Romans 7: 14-15
For we know that the law is spiritual; but I am of the flesh, sold into slavery under sin. I do not understand my own actions. For I do not do what I want, but I do the very thing I hate.
I have a never-ending fascination with light. All it takes is one tiny splash of sunlight on something and I can’t stop staring at it. If I have my camera handy, time ceases to exist as I capture whatever is being graced by the light for as long as the moment will allow. I especially love it when I encounter a single leaf in the woods touched by a tiny ray of sunlight – I’ll often wonder, now why did that leaf get picked out of all the other leaves?
But – and this is interesting – I am only spellbound by light that is illuminating something that would otherwise be dark. I am not in love with light for the sake of light, and more light is never better. A sunny day can be made up of a lot of harsh glare, and in that case the light loses a significant part of its appeal. So what this tells me is that the best light is light that is defined by darkness, and when shadow and light work together, that is the sweet spot.

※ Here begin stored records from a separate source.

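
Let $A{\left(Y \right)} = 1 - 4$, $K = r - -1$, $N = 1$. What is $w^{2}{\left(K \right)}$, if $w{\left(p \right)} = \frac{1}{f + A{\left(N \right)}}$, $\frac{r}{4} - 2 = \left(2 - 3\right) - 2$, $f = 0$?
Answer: $\frac{1}{9} \approx 0.11111$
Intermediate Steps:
$r = -4$ ($r = 8 + 4 \left(\left(2 - 3\right) - 2\right) = 8 + 4 \left(-1 - 2\right) = 8 + 4 \left(-3\right) = 8 - 12 = -4$)
$K = -3$ ($K = -4 - -1 = -4 + 1 = -3$)
$A{\left(Y \right)} = -3$ ($A{\left(Y \right)} = 1 - 4 = -3$)
$w{\left(p \right)} = - \frac{1}{3}$ ($w{\left(p \right)} = \frac{1}{0 - 3} = \frac{1}{-3} = - \frac{1}{3}$)
$w^{2}{\left(K \right)} = \left(- \frac{1}{3}\right)^{2} = \frac{1}{9}$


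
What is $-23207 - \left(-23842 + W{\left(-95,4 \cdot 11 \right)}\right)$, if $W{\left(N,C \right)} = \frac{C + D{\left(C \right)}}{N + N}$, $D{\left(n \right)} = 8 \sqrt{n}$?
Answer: $\frac{60347}{95} + \frac{8 \sqrt{11}}{95} \approx 635.51$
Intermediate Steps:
$W{\left(N,C \right)} = \frac{C + 8 \sqrt{C}}{2 N}$ ($W{\left(N,C \right)} = \frac{C + 8 \sqrt{C}}{N + N} = \frac{C + 8 \sqrt{C}}{2 N}$)
$-23207 - \left(-23842 + W{\left(-95,4 \cdot 11 \right)}\right) = -23207 + \left(23842 - \frac{4 \cdot 11 + 8 \sqrt{4 \cdot 11}}{2 \left(-95\right)}\right) = -23207 + \left(23842 - \frac{1}{2} \left(- \frac{1}{95}\right) \left(44 + 8 \sqrt{44}\right)\right) = -23207 + \left(23842 - \frac{1}{2} \left(- \frac{1}{95}\right) \left(44 + 8 \cdot 2 \sqrt{11}\right)\right) = -23207 + \left(23842 - \frac{1}{2} \left(- \frac{1}{95}\right) \left(44 + 16 \sqrt{11}\right)\right) = -23207 + \left(23842 - \left(- \frac{22}{95} - \frac{8 \sqrt{11}}{95}\right)\right) = -23207 + \left(23842 + \left(\frac{22}{95} + \frac{8 \sqrt{11}}{95}\right)\right) = -23207 + \left(\frac{2265012}{95} + \frac{8 \sqrt{11}}{95}\right) = \frac{60347}{95} + \frac{8 \sqrt{11}}{95}$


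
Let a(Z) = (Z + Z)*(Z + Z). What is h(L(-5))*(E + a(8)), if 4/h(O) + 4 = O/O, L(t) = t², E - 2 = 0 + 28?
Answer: -1144/3 ≈ -381.33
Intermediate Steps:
a(Z) = 4*Z² (a(Z) = (2*Z)*(2*Z) = 4*Z²)
E = 30 (E = 2 + (0 + 28) = 2 + 28 = 30)
h(O) = -4/3 (h(O) = 4/(-4 + O/O) = 4/(-4 + 1) = 4/(-3) = 4*(-⅓) = -4/3)
h(L(-5))*(E + a(8)) = -4*(30 + 4*8²)/3 = -4*(30 + 4*64)/3 = -4*(30 + 256)/3 = -4/3*286 = -1144/3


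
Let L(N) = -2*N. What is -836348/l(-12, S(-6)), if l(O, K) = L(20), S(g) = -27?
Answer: 209087/10 ≈ 20909.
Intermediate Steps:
l(O, K) = -40 (l(O, K) = -2*20 = -40)
-836348/l(-12, S(-6)) = -836348/(-40) = -836348*(-1/40) = 209087/10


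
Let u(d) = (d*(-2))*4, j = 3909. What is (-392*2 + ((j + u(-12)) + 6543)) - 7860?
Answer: 1904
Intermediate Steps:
u(d) = -8*d (u(d) = -2*d*4 = -8*d)
(-392*2 + ((j + u(-12)) + 6543)) - 7860 = (-392*2 + ((3909 - 8*(-12)) + 6543)) - 7860 = (-784 + ((3909 + 96) + 6543)) - 7860 = (-784 + (4005 + 6543)) - 7860 = (-784 + 10548) - 7860 = 9764 - 7860 = 1904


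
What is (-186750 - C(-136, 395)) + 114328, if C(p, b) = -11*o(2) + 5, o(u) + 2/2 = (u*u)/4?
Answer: -72427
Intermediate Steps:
o(u) = -1 + u²/4 (o(u) = -1 + (u*u)/4 = -1 + u²*(¼) = -1 + u²/4)
C(p, b) = 5 (C(p, b) = -11*(-1 + (¼)*2²) + 5 = -11*(-1 + (¼)*4) + 5 = -11*(-1 + 1) + 5 = -11*0 + 5 = 0 + 5 = 5)
(-186750 - C(-136, 395)) + 114328 = (-186750 - 1*5) + 114328 = (-186750 - 5) + 114328 = -186755 + 114328 = -72427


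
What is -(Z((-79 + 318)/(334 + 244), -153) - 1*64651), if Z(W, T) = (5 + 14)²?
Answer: 64290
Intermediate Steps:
Z(W, T) = 361 (Z(W, T) = 19² = 361)
-(Z((-79 + 318)/(334 + 244), -153) - 1*64651) = -(361 - 1*64651) = -(361 - 64651) = -1*(-64290) = 64290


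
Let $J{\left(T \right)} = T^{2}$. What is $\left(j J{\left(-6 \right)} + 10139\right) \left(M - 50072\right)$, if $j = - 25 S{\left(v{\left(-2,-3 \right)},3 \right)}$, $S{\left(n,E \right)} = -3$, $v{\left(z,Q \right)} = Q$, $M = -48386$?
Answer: $-1264102262$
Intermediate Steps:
$j = 75$ ($j = \left(-25\right) \left(-3\right) = 75$)
$\left(j J{\left(-6 \right)} + 10139\right) \left(M - 50072\right) = \left(75 \left(-6\right)^{2} + 10139\right) \left(-48386 - 50072\right) = \left(75 \cdot 36 + 10139\right) \left(-98458\right) = \left(2700 + 10139\right) \left(-98458\right) = 12839 \left(-98458\right) = -1264102262$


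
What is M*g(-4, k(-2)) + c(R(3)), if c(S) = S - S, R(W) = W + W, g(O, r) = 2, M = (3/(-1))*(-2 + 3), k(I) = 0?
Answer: -6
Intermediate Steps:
M = -3 (M = (3*(-1))*1 = -3*1 = -3)
R(W) = 2*W
c(S) = 0
M*g(-4, k(-2)) + c(R(3)) = -3*2 + 0 = -6 + 0 = -6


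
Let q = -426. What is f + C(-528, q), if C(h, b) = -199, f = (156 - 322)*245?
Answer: -40869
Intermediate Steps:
f = -40670 (f = -166*245 = -40670)
f + C(-528, q) = -40670 - 199 = -40869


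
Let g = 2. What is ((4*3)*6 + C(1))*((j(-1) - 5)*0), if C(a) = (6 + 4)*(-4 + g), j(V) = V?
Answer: 0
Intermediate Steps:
C(a) = -20 (C(a) = (6 + 4)*(-4 + 2) = 10*(-2) = -20)
((4*3)*6 + C(1))*((j(-1) - 5)*0) = ((4*3)*6 - 20)*((-1 - 5)*0) = (12*6 - 20)*(-6*0) = (72 - 20)*0 = 52*0 = 0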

We struggle to do better, and to be better people. Yet sometimes we go dark. Sometimes we go really, really dark; and it’s scary and perplexing. We don’t want to do the things we’re doing, but we seem powerless to stop. We spiral out of control, and like Paul we question, why is this happening?
For me it’s helpful to think of that single leaf in the woods receiving its very own ray of sunshine. We don’t know why everything goes dark around us sometimes, but I do know that catching a ray of light is about the most grace-filled thing that can happen; and after all is said and done, the confusion of the darkness is worth the grace of the light.